As seen in the film through personal and rare testimonies as well as the use of historical documents, the new immigrants suffered from systematic neglect and had to contend with difficult living conditions in the undeveloped towns that suffered from lack of infrastructures.
The award-winning film, which was directed and produced by David Deri (an Israeli filmmaker whose parents were subjected to such treatment when they immigrated to Israel from Morocco and sent to live in Yeruham, a development town in the Negev), was initially released in May 2017 as part of the DocAviv Festival, an Israeli documentary film festival taking place annually. In February 2018 it was picked up by the Reshet 13 television channel, which has been airing it as a documentary series broken down into four episodes.
"The Ancestral Sin" displays archive files and state procedures the film claims it declassified by the film for the very first time. The emergence of these sensitive documents inspired a demand by politicians such as Interior Minister Arye Dery and Culture and Sports Minister Miri Regev to open the archives to the public in order to reveal all the materials dealing with this issue that have been gathered over the years.
"There is no reason for materials that deal with the country's history not to be revealed. We will go over the documents and recommend publishing them, as long as they do not include matters that could jeopardize state security," the justice minister said in a statement she released on Sunday.
Despite this development, it remains unclear whether there truly are classified materials pertaining to this issue, and if so, how extensive they are.
Dr. Avi Picard, a historian from Bar Ilan University who advised creators of the film, claims that the materials showcased in the film had already been revealed, and are not at all classified.

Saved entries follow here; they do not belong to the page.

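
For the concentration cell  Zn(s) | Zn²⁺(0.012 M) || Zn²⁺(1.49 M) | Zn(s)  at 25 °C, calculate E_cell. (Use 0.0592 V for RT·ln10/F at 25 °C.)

Both half-cells are Zn²⁺/Zn, so E°_cell = 0. The concentrated side is the cathode; the cell reaction moves Zn²⁺ from high to low concentration with n = 2.
Q = [Zn²⁺]_dilute/[Zn²⁺]_conc = 0.012/1.49 = 0.00805.
E = 0 − (0.0592/2) log Q = −(0.0592/2)(-2.094) = 0.0620 V.

0.062 V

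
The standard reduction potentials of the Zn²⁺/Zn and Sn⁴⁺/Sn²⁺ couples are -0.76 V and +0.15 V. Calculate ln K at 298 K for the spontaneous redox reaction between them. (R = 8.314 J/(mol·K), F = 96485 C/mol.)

E°_cell = +0.15 − (-0.76) = 0.91 V, with n = 2 electrons transferred.
At equilibrium E = 0, so the Nernst equation gives ln K = nFE°/RT = (2)(96485)(0.91)/((8.314)(298)) = 70.88.

ln K = 70.9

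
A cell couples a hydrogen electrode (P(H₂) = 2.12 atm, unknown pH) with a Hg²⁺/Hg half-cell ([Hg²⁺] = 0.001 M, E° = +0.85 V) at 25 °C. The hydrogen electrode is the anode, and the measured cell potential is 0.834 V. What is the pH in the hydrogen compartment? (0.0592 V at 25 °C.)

E°_cell = 0.85 V and n = 2.
log Q = n(E° − E)/0.0592 = 2×(0.85 − 0.834)/0.0592 = 0.541.
With Q = [H⁺]^2 / ([Hg²⁺]·P(H₂)), solving for [H⁺] gives log[H⁺] = -1.067, so pH = 1.07.

pH = 1.07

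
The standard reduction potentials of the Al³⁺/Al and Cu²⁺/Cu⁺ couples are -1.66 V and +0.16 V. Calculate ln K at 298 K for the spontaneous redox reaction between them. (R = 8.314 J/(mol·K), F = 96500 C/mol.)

ln K = 212.7

E°_cell = +0.16 − (-1.66) = 1.82 V, with n = 3 electrons transferred.
At equilibrium E = 0, so the Nernst equation gives ln K = nFE°/RT = (3)(96500)(1.82)/((8.314)(298)) = 212.66.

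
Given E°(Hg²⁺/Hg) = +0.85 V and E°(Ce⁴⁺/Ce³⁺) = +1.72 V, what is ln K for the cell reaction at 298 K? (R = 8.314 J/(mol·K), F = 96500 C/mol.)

E°_cell = +1.72 − (+0.85) = 0.87 V, with n = 2 electrons transferred.
At equilibrium E = 0, so the Nernst equation gives ln K = nFE°/RT = (2)(96500)(0.87)/((8.314)(298)) = 67.77.

ln K = 67.8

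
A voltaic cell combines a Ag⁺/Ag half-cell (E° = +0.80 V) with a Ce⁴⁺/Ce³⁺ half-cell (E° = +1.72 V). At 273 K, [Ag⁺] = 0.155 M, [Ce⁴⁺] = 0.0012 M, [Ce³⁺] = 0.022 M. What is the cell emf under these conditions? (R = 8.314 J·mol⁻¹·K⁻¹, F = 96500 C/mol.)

The Ce⁴⁺/Ce³⁺ couple has the higher reduction potential and acts as the cathode, so E°_cell = +1.72 − (+0.80) = 0.92 V.
Balancing electrons gives n = 1; the reaction quotient is Q = [Ag⁺]·[Ce³⁺]/[Ce⁴⁺] = 2.84.
E = E° − (RT/nF) ln Q = 0.92 − (8.314×273)/(1×96500) × (1.044) = 0.920 − 0.025 = 0.895 V.

0.895 V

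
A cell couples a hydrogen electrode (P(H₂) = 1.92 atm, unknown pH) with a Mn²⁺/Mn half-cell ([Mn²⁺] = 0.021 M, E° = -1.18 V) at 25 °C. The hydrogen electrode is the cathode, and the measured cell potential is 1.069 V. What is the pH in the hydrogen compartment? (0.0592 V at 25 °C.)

pH = 2.57

E°_cell = 1.18 V and n = 2.
log Q = n(E° − E)/0.0592 = 2×(1.18 − 1.069)/0.0592 = 3.750.
With Q = [Mn²⁺]·P(H₂) / [H⁺]^2, solving for [H⁺] gives log[H⁺] = -2.572, so pH = 2.57.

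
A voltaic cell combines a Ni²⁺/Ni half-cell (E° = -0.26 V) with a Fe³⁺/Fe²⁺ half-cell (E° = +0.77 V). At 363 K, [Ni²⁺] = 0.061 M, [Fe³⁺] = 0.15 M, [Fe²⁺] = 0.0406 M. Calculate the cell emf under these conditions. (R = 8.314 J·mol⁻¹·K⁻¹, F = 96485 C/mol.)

The Fe³⁺/Fe²⁺ couple has the higher reduction potential and acts as the cathode, so E°_cell = +0.77 − (-0.26) = 1.03 V.
Balancing electrons gives n = 2; the reaction quotient is Q = [Ni²⁺]·[Fe²⁺]^2/[Fe³⁺]^2 = 0.00447.
E = E° − (RT/nF) ln Q = 1.03 − (8.314×363)/(2×96485) × (-5.411) = 1.030 + 0.085 = 1.115 V.

1.11 V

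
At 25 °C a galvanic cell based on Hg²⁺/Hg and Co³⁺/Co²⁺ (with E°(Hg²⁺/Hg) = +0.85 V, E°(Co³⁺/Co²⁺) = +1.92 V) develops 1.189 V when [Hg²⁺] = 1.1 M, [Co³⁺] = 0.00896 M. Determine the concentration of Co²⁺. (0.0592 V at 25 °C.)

8.3 × 10^-5 M

From the Nernst equation, log Q = n(E° − E)/0.0592 = 2(1.07 − 1.189)/0.0592 = -4.020, so Q = 9.54 × 10^-5.
With Q = [Hg²⁺]·[Co²⁺]^2/[Co³⁺]^2 and the known concentrations, [Co²⁺]^2 in the numerator gives [Co²⁺] = 8.3 × 10^-5 M.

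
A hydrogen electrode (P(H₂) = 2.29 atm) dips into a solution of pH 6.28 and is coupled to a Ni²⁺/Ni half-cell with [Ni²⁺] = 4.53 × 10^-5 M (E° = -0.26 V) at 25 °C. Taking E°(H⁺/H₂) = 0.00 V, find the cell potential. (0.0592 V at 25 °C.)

The hydrogen couple is the cathode, so E°_cell = 0.26 V; n = 2.
[H⁺] = 10^(−6.28) = 5.2 × 10^-7 M, and Q = [Ni²⁺]·P(H₂) / [H⁺]^2 = 3.77 × 10^8.
E = E° − (0.0592/2) log Q = 0.26 − (0.0592/2)(8.576) = 0.006 V.

0.006 V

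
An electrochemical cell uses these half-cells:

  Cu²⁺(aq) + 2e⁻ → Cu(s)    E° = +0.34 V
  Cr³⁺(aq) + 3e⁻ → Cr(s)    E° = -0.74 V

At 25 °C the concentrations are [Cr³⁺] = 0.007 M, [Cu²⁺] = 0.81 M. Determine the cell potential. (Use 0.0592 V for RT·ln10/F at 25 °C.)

1.12 V

The Cu²⁺/Cu couple has the higher reduction potential and acts as the cathode, so E°_cell = +0.34 − (-0.74) = 1.08 V.
Balancing electrons gives n = 6; the reaction quotient is Q = [Cr³⁺]^2/[Cu²⁺]^3 = 9.22 × 10^-5.
At 25 °C, E = E° − (0.0592/n) log Q = 1.08 − (0.0592/6)(-4.035) = 1.080 + 0.040 = 1.120 V.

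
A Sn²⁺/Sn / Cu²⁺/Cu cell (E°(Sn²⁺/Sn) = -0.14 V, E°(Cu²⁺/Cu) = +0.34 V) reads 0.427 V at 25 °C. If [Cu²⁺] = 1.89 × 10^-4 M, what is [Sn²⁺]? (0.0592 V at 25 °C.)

0.012 M

From the Nernst equation, log Q = n(E° − E)/0.0592 = 2(0.48 − 0.427)/0.0592 = 1.791, so Q = 61.7.
With Q = [Sn²⁺]/[Cu²⁺] and the known concentrations, [Sn²⁺] in the numerator gives [Sn²⁺] = 0.012 M.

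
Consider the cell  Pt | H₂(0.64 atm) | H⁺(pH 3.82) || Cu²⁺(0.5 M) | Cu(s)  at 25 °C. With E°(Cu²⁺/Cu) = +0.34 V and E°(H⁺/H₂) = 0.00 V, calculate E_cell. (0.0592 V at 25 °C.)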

According to Picard, the special spotlight that was aimed at the files sparked renewed interest, but didn't unveil anything previously unknown.
"The creators are bringing to prime time television what was previously known only to people who bothered to study and read [about this topic]," Dr. Picard wrote in a Facebook post he published this month. According to him, "the sources highlighted in the film and in the promotion videos surrounding it come from archives that are open to anyone who wanted to investigate for over 20 years. Nothing has been hidden from the public, especially not [with the purpose] to prevent people from knowing about what happened there."

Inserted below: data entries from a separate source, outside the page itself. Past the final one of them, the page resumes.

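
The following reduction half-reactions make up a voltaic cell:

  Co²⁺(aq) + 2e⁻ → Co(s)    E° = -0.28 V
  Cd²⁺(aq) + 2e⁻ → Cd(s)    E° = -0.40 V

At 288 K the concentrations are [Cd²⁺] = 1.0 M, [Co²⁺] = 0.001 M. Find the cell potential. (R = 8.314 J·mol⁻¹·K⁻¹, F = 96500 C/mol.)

0.034 V

The Co²⁺/Co couple has the higher reduction potential and acts as the cathode, so E°_cell = -0.28 − (-0.40) = 0.12 V.
Balancing electrons gives n = 2; the reaction quotient is Q = [Cd²⁺]/[Co²⁺] = 1000.
E = E° − (RT/nF) ln Q = 0.12 − (8.314×288)/(2×96500) × (6.908) = 0.120 − 0.086 = 0.034 V.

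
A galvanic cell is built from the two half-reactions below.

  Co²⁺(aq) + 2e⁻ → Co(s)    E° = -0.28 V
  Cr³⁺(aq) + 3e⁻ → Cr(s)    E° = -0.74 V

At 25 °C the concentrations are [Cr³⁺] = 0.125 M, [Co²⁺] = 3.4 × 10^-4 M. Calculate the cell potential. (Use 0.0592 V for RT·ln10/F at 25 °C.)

The Co²⁺/Co couple has the higher reduction potential and acts as the cathode, so E°_cell = -0.28 − (-0.74) = 0.46 V.
Balancing electrons gives n = 6; the reaction quotient is Q = [Cr³⁺]^2/[Co²⁺]^3 = 3.98 × 10^8.
At 25 °C, E = E° − (0.0592/n) log Q = 0.46 − (0.0592/6)(8.599) = 0.460 − 0.085 = 0.375 V.

0.375 V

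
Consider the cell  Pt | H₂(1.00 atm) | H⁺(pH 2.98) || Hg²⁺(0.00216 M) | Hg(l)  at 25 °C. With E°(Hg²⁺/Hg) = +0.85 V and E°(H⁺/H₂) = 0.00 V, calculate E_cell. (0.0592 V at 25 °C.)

The Hg²⁺/Hg couple is the cathode, so E°_cell = 0.85 V; n = 2.
[H⁺] = 10^(−2.98) = 0.0010 M, and Q = [H⁺]^2 / ([Hg²⁺]·P(H₂)) = 5.08 × 10^-4.
E = E° − (0.0592/2) log Q = 0.85 − (0.0592/2)(-3.294) = 0.948 V.

0.95 V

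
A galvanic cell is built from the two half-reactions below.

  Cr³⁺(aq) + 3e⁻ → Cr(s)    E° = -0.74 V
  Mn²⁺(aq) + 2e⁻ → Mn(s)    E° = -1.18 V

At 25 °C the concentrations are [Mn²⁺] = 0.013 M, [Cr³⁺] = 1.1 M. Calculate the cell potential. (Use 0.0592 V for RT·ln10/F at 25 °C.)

0.497 V

The Cr³⁺/Cr couple has the higher reduction potential and acts as the cathode, so E°_cell = -0.74 − (-1.18) = 0.44 V.
Balancing electrons gives n = 6; the reaction quotient is Q = [Mn²⁺]^3/[Cr³⁺]^2 = 1.82 × 10^-6.
At 25 °C, E = E° − (0.0592/n) log Q = 0.44 − (0.0592/6)(-5.741) = 0.440 + 0.057 = 0.497 V.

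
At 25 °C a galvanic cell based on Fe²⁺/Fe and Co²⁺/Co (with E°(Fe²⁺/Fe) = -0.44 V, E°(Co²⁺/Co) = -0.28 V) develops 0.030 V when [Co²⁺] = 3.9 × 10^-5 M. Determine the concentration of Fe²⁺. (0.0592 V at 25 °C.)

0.96 M

From the Nernst equation, log Q = n(E° − E)/0.0592 = 2(0.16 − 0.030)/0.0592 = 4.392, so Q = 2.47 × 10^4.
With Q = [Fe²⁺]/[Co²⁺] and the known concentrations, [Fe²⁺] in the numerator gives [Fe²⁺] = 0.96 M.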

Speaking about the Jewish Agency, Dr. Picard stressed: "I can say this with full responsibility- the protocols of the management of the Jewish Agency from the 1950's were revealed at least two decades ago."
Most documents in the State Archive, no matter what they refer to, are still not accessible to the public. The reasons for this in most cases is not an intentional attempt by the state to hide information, but rather technical and bureaucratic issues.

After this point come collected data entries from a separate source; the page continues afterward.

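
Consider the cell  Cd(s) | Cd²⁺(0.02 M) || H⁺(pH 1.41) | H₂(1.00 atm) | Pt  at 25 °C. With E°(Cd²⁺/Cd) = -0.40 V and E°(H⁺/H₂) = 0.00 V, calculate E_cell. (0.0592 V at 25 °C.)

The hydrogen couple is the cathode, so E°_cell = 0.40 V; n = 2.
[H⁺] = 10^(−1.41) = 0.039 M, and Q = [Cd²⁺]·P(H₂) / [H⁺]^2 = 13.2.
E = E° − (0.0592/2) log Q = 0.40 − (0.0592/2)(1.121) = 0.367 V.

0.37 V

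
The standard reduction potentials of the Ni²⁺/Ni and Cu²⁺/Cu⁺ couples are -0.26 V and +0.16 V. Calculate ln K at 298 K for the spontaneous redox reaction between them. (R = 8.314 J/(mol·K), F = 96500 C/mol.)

ln K = 32.7

E°_cell = +0.16 − (-0.26) = 0.42 V, with n = 2 electrons transferred.
At equilibrium E = 0, so the Nernst equation gives ln K = nFE°/RT = (2)(96500)(0.42)/((8.314)(298)) = 32.72.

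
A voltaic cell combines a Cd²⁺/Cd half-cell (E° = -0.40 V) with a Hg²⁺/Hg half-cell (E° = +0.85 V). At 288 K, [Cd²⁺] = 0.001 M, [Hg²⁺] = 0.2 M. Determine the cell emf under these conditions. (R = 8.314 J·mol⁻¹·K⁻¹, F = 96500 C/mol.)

The Hg²⁺/Hg couple has the higher reduction potential and acts as the cathode, so E°_cell = +0.85 − (-0.40) = 1.25 V.
Balancing electrons gives n = 2; the reaction quotient is Q = [Cd²⁺]/[Hg²⁺] = 0.00500.
E = E° − (RT/nF) ln Q = 1.25 − (8.314×288)/(2×96500) × (-5.298) = 1.250 + 0.066 = 1.316 V.

1.32 V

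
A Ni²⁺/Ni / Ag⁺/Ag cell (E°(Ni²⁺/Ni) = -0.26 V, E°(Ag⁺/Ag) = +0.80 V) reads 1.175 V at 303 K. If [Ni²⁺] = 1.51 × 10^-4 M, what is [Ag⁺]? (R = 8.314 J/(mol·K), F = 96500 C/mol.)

1.0 M

From the Nernst equation, ln Q = nF(E° − E)/RT = 2×96500×(1.06 − 1.175)/(8.314×303) = -8.811, so Q = 1.49 × 10^-4.
With Q = [Ni²⁺]/[Ag⁺]^2 and the known concentrations, [Ag⁺]^2 in the denominator gives [Ag⁺] = 1.0 M.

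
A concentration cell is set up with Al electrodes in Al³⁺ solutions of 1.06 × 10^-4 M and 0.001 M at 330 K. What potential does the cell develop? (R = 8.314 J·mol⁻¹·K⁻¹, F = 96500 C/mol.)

0.021 V

Both half-cells are Al³⁺/Al, so E°_cell = 0. The concentrated side is the cathode; the cell reaction moves Al³⁺ from high to low concentration with n = 3.
Q = [Al³⁺]_dilute/[Al³⁺]_conc = 1.06 × 10^-4/0.001 = 0.106.
E = 0 − (RT/nF) ln Q = −((8.314×330)/(3×96500))(-2.244) = 0.0213 V.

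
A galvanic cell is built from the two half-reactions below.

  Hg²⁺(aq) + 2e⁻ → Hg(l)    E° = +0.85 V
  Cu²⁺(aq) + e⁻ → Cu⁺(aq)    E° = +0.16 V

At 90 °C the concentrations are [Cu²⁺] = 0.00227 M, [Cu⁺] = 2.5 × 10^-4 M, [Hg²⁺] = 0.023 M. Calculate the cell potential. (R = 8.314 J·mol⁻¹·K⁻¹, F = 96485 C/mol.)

0.562 V

The Hg²⁺/Hg couple has the higher reduction potential and acts as the cathode, so E°_cell = +0.85 − (+0.16) = 0.69 V.
Balancing electrons gives n = 2; the reaction quotient is Q = [Cu²⁺]^2/([Cu⁺]^2·[Hg²⁺]) = 3580.
E = E° − (RT/nF) ln Q = 0.69 − (8.314×363)/(2×96485) × (8.184) = 0.690 − 0.128 = 0.562 V.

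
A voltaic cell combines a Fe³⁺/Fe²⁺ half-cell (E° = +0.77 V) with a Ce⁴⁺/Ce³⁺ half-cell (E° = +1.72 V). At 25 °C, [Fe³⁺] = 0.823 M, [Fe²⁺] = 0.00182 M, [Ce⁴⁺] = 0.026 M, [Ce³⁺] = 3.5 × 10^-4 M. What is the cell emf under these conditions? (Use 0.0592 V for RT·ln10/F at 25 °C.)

The Ce⁴⁺/Ce³⁺ couple has the higher reduction potential and acts as the cathode, so E°_cell = +1.72 − (+0.77) = 0.95 V.
Balancing electrons gives n = 1; the reaction quotient is Q = [Fe³⁺]·[Ce³⁺]/([Fe²⁺]·[Ce⁴⁺]) = 6.09.
At 25 °C, E = E° − (0.0592/n) log Q = 0.95 − (0.0592/1)(0.784) = 0.950 − 0.046 = 0.904 V.

0.904 V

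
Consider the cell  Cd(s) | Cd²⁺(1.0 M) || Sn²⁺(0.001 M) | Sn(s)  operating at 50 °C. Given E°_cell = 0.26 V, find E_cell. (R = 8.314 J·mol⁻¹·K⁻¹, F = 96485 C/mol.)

Balancing electrons gives n = 2; the reaction quotient is Q = [Cd²⁺]/[Sn²⁺] = 1000.
E = E° − (RT/nF) ln Q = 0.26 − (8.314×323)/(2×96485) × (6.908) = 0.260 − 0.096 = 0.164 V.

0.164 V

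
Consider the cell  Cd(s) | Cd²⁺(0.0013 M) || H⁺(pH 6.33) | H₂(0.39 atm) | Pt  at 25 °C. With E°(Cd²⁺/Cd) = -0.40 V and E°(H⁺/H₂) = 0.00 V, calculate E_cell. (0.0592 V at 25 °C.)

0.12 V

The hydrogen couple is the cathode, so E°_cell = 0.40 V; n = 2.
[H⁺] = 10^(−6.33) = 4.7 × 10^-7 M, and Q = [Cd²⁺]·P(H₂) / [H⁺]^2 = 2.32 × 10^9.
E = E° − (0.0592/2) log Q = 0.40 − (0.0592/2)(9.365) = 0.123 V.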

Among other things, the archive does not have the human resources to examine the material before it is opened to the public. This must done to make sure that publication does not harm national security or infringe on privacy.
Huge numbers of documents are preserved in the archive that have never been opened to the public because no one has ever examined them. These probably include materials associated with immigrants from Middle Eastern and North African countries.
There are also legal matters to consider, among them privacy issues, which prevent the archive from opening up some of the documents to the public. Among such documents are those containing the names of immigrants arriving in Israel on a specific day.
Materials connected to immigrants from Middle Eastern and North African countries might also be found in the archives of the Shin Bet security service, which is entirely off-limits to the public, or in the archive of the Jewish Agency, which will need to decide whether to open it up.
If the government decides to instruct the State Archive to make all of its materials on immigrants from the Middle East and North Africa accessible to the public, the archive can do so after getting rid of the various roadblocks and then present, in a concentrated and user-friendly way, all of the hundreds of thousands of documents that the public has so far not yet seen.
In 2016, following a similar demand that surrounded a different affair - the case of the missing files about the Yemenite children who disappeared in the 1950's - the government decided to release publicly all state archive documents that for decades were inaccessible.
Following this decision, Minister for Regional Cooperation Tzachi Hanegbi was appointed to examine the materials preserved in state archives. After Hanegbi's appointment, thousands of documents were published to the state archive's official website. Last week it was revealed, however, that some of the files about the affair have vanished and their whereabouts are unknown to this day.